The collar was off. Ges closed his eyes. When he opened them again he looked exactly like the base commander.

“Where did you say his office was again?” Ges asked.

A cyborg was startled to see Commander Gafer walking through the now silent manufacturing area in the middle of the night. He watched him head towards his office, and then lost interest.

The door was unlocked. It opened easily. Ges slipped inside silently. Then he went out the back door, and slunk along a pathway leading up to a little house. That door was also unlocked.

He found the commander asleep in his bed and strangled him. It took him two hours to find a place to dispose of the body. He settled for a room full of large metallic crates and trophies lining the walls.

Lucky for Ges, the commander’s job mainly consisted of greeting new slaves and listening to his guards report about infractions among the slaves.

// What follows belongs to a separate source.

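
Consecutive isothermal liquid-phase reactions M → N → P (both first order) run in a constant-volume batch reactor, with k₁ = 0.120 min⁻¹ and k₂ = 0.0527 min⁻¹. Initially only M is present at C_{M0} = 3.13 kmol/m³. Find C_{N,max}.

1.64 kmol/m³

Evaluating C_N at t_opt = ln(k₂/k₁)/(k₂−k₁) gives C_{N,max}/C_{M0} = (k₁/k₂)^[k₂/(k₂−k₁)].
= (0.120/0.0527)^(0.0527/(0.0527−0.120)) = (2.277)^(-0.7831) = 0.5250.
C_{N,max} = 0.5250×3.13 = 1.64 kmol/m³.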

There was no daily duties to perform.

Following Voltex’s instructions, Ges went to the Department of Transportation to see when the next ship was leaving for Terrauni. His luck held when the Chief Transportation officer said, “…in two hours.” 

Voltex was called into the commanders office within an hour.

The assistant Chief of Transportation was surprised to see the base commander and a slave booking passage home. No one had told him the news. It was a big deal. The base commander was supposed to serve a ten-year term on Tortgur and he’d only been there five years.

It nagged at his bureaucratic mind.

Once they were in space, Ges and Voltex relaxed. Neither knew what the future held, but it had to be better than being a slave.

The attendant got to their seats and smiled.

Instead of asking them if they wanted something to eat or drink, she held out a small box and pulled two swabs out of it.

Sorry. Regulations. DNA is the only real way to confirm who you are.”

As It Stands, the best laid plans of slaves and aliens oft go astray!